El ministerio de Jesús se describe en el contexto de los viajes por su tierra. La perspectiva de la misión antes de la Pascua se centra en Israel; sin embargo, Jesús nos ofrece un elemento nuevo de capital importancia. La realidad escatológica no se aplaza hasta un fin remoto del mundo, sino que se hace próxima y comienza a cumplirse. “El Reino de Dios está cerca” (Mc 1, 15); se ora para que venga (cf. Mt 6, 10); la fe lo ve ya presente en los signos, como los milagros (cf. Mt 11, 4-5), los exorcismos (cf. Mt 12, 25-28), la elección de los Doce (cf. Mc 3, 13-19), el anuncio de la Buena Nueva a los pobres (cf. Lc 4, 18). En los encuentros de Jesús con los paganos se ve con claridad que la entrada en el Reino acaece mediante la fe y la conversión (cf. Mc 1, 15) Y no por la mera pertenencia étnica.
El Reino que inaugura Jesús es el Reino de Dios; Él mismo nos revela quién es este Dios al que llama con el término familiar “Abba”, Padre (Mc 14, 36). El Dios revelado sobre todo en las parábolas (cf. Lc 15, 3-32; Mt 20, 1-16) es sensible a las necesidades, a los sufrimientos de todo hombre; es un Padre amoroso y lleno de compasión, que perdona y concede gratuitamente las gracias pedidas.

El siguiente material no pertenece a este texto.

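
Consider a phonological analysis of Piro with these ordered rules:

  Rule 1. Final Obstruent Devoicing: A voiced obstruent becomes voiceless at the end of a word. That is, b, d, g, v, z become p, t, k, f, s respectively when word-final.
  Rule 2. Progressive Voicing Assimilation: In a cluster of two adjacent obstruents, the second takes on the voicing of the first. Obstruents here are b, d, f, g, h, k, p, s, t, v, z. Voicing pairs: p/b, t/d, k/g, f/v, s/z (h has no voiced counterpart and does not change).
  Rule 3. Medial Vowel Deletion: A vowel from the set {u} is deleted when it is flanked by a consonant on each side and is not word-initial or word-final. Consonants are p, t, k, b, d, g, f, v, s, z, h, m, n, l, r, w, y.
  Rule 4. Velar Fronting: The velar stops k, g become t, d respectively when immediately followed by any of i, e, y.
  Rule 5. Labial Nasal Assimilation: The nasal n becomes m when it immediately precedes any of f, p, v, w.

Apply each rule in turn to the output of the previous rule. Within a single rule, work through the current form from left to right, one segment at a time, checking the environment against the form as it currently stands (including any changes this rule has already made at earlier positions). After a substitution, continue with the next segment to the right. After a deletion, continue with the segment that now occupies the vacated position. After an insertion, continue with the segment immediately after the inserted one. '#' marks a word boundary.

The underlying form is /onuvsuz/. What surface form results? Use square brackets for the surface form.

Rule 1 Final Obstruent Devoicing: [onuvsuz] → [onuvsus]
Rule 2 Progressive Voicing Assimilation: [onuvsus] → [onuvzus]
Rule 3 Medial Vowel Deletion: [onuvzus] → [onvzs]
Rule 4 Velar Fronting: no change — [onvzs]
Rule 5 Labial Nasal Assimilation: [onvzs] → [omvzs]

[omvzs]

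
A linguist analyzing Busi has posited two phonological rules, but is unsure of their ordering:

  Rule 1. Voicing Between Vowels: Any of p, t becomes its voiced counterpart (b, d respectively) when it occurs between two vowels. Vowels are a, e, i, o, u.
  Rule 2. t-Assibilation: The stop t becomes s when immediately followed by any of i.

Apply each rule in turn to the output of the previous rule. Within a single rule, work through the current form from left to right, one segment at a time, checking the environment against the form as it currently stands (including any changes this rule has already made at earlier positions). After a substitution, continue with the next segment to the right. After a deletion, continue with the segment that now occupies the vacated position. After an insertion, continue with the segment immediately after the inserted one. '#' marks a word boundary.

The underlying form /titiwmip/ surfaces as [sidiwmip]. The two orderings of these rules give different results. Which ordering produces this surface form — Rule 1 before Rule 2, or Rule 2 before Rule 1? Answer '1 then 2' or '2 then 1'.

1 then 2

Order 1 then 2:
  1 Voicing Between Vowels: [titiwmip] → [tidiwmip]
  2 t-Assibilation: [tidiwmip] → [sidiwmip]
  result: [sidiwmip]
Order 2 then 1:
  2 t-Assibilation: [titiwmip] → [sisiwmip]
  1 Voicing Between Vowels: no change — [sisiwmip]
  result: [sisiwmip]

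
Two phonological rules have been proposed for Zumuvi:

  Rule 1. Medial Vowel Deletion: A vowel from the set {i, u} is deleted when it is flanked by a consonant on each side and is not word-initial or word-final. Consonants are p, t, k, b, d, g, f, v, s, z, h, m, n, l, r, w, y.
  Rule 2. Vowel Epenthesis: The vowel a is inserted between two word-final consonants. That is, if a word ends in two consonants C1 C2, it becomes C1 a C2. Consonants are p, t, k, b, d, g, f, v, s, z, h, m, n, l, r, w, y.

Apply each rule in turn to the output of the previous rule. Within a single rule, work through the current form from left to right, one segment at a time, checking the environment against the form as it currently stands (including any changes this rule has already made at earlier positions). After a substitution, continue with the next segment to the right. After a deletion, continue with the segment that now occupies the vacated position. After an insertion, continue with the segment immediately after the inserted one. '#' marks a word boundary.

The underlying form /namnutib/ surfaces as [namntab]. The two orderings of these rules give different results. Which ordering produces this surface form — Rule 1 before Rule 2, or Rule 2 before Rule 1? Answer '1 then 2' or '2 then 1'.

1 then 2

Order 1 then 2:
  1 Medial Vowel Deletion: [namnutib] → [namntb]
  2 Vowel Epenthesis: [namntb] → [namntab]
  result: [namntab]
Order 2 then 1:
  2 Vowel Epenthesis: no change — [namnutib]
  1 Medial Vowel Deletion: [namnutib] → [namntb]
  result: [namntb]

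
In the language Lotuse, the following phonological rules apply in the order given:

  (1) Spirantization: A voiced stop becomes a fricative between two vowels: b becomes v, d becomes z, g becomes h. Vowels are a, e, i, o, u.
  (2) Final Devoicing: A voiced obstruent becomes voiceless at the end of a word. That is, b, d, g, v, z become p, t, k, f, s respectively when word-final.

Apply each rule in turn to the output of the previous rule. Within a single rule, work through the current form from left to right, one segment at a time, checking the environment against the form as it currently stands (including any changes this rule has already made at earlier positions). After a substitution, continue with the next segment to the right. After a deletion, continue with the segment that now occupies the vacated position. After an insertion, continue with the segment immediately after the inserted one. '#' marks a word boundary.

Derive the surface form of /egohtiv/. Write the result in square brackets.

(1) Spirantization: [egohtiv] → [ehohtiv]
(2) Final Devoicing: [ehohtiv] → [ehohtif]

[ehohtif]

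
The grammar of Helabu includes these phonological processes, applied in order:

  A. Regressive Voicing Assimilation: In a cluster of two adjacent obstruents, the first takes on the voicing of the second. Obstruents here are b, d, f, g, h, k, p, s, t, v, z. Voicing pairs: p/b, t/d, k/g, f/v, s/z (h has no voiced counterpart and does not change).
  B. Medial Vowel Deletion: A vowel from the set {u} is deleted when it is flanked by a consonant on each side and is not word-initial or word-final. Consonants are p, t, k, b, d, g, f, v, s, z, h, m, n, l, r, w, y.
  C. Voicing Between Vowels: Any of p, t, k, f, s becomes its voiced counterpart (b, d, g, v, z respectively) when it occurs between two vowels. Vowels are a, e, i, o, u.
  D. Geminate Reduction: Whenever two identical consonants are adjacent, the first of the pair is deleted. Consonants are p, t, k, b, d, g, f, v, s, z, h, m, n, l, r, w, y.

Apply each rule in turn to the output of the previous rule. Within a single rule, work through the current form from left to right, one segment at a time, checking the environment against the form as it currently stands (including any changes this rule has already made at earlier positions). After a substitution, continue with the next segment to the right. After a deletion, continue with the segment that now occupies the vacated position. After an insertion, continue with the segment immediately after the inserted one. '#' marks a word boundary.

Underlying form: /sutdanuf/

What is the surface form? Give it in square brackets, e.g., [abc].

[sdanf]

A Regressive Voicing Assimilation: [sutdanuf] → [suddanuf]
B Medial Vowel Deletion: [suddanuf] → [sddanf]
C Voicing Between Vowels: no change — [sddanf]
D Geminate Reduction: [sddanf] → [sdanf]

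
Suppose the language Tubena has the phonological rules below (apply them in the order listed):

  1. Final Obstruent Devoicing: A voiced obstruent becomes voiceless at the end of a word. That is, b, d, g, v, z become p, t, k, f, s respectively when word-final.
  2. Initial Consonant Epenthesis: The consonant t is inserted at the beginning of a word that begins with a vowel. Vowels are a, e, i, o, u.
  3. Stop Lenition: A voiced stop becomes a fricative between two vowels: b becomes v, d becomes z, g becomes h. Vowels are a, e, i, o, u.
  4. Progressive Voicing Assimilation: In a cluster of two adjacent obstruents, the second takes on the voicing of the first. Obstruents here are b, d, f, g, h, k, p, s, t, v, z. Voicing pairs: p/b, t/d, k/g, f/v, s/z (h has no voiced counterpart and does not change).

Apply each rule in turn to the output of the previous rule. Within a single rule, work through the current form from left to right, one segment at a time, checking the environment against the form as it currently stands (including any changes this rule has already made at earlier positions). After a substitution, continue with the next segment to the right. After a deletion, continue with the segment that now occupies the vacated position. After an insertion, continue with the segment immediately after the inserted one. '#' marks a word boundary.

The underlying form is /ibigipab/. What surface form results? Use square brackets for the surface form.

[tivihipap]

1 Final Obstruent Devoicing: [ibigipab] → [ibigipap]
2 Initial Consonant Epenthesis: [ibigipap] → [tibigipap]
3 Stop Lenition: [tibigipap] → [tivihipap]
4 Progressive Voicing Assimilation: no change — [tivihipap]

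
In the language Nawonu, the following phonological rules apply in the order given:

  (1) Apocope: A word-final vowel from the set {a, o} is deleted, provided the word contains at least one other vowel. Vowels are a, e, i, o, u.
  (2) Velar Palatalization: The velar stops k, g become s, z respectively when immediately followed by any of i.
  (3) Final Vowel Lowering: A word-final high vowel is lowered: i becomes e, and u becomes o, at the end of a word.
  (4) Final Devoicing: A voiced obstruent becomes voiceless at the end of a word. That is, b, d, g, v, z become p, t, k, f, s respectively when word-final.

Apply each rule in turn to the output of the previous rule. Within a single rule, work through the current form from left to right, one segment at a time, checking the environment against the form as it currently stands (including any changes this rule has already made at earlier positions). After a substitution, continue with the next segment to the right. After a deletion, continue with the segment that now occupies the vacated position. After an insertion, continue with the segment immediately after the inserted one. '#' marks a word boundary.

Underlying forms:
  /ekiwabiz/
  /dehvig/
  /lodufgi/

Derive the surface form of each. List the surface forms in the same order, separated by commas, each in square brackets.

[esiwabis], [dehvik], [lodufze]

/ekiwabiz/:
  (1) Apocope: no change — [ekiwabiz]
  (2) Velar Palatalization: [ekiwabiz] → [esiwabiz]
  (3) Final Vowel Lowering: no change — [esiwabiz]
  (4) Final Devoicing: [esiwabiz] → [esiwabis]
/dehvig/:
  (1) Apocope: no change — [dehvig]
  (2) Velar Palatalization: no change — [dehvig]
  (3) Final Vowel Lowering: no change — [dehvig]
  (4) Final Devoicing: [dehvig] → [dehvik]
/lodufgi/:
  (1) Apocope: no change — [lodufgi]
  (2) Velar Palatalization: [lodufgi] → [lodufzi]
  (3) Final Vowel Lowering: [lodufzi] → [lodufze]
  (4) Final Devoicing: no change — [lodufze]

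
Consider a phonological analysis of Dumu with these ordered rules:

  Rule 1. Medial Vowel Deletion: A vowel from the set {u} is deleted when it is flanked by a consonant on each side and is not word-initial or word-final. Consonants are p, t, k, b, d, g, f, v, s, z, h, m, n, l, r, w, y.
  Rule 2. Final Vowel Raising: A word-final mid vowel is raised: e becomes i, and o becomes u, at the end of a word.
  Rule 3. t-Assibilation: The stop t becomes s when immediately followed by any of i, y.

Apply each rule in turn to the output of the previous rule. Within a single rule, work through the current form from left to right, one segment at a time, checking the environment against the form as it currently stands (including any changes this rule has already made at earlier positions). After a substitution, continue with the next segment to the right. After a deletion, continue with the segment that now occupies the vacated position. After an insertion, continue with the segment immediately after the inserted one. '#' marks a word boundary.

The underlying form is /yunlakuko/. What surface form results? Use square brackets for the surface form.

[ynlakku]

Rule 1 Medial Vowel Deletion: [yunlakuko] → [ynlakko]
Rule 2 Final Vowel Raising: [ynlakko] → [ynlakku]
Rule 3 t-Assibilation: no change — [ynlakku]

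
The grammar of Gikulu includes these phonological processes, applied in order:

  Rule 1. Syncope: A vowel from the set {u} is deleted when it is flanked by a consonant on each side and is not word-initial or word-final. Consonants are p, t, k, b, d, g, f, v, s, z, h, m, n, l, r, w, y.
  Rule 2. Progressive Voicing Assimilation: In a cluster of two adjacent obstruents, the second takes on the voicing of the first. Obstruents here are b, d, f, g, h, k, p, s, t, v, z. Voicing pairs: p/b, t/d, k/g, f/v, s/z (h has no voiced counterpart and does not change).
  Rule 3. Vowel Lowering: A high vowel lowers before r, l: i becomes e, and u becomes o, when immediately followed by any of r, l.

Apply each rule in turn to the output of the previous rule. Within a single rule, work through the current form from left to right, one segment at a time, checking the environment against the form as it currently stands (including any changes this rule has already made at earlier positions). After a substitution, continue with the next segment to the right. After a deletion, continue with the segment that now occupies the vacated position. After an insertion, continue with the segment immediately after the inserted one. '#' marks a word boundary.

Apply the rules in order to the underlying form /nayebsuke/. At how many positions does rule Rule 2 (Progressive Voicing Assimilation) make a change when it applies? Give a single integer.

2

Rule 1 Syncope: [nayebsuke] → [nayebske]
Rule 2 Progressive Voicing Assimilation: [nayebske] → [nayebzge]
Rule 3 Vowel Lowering: no change — [nayebzge]
Rule Rule 2 changed 2 position(s).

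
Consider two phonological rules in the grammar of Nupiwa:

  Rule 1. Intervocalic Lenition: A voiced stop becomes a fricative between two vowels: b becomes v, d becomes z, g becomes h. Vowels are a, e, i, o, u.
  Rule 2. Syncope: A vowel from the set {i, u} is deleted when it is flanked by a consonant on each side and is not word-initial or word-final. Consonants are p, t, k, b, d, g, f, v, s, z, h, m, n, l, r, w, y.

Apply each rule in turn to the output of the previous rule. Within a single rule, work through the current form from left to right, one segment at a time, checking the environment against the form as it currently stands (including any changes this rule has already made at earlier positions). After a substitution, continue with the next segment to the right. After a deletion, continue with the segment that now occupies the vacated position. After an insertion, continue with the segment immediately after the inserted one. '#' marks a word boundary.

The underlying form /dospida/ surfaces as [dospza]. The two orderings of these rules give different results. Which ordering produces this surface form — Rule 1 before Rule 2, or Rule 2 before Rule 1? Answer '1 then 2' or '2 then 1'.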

San Juan nos dice que “Dios es Amor” (1 Jn 4, 8. 16). Todo hombre, por tanto, es invitado a “convertirse” y “creer” en el amor misericordioso de Dios por él; el Reino crecerá en la medida en que cada hombre aprenda a dirigirse a Dios como a un Padre en la intimidad de la oración (cf. Lc 11, 2; Mt 23, 9), y se esfuerce en cumplir su voluntad (cf. Mt 7, 21)».
Juan Pablo II. Encíclica Redemptoris Missio, 13.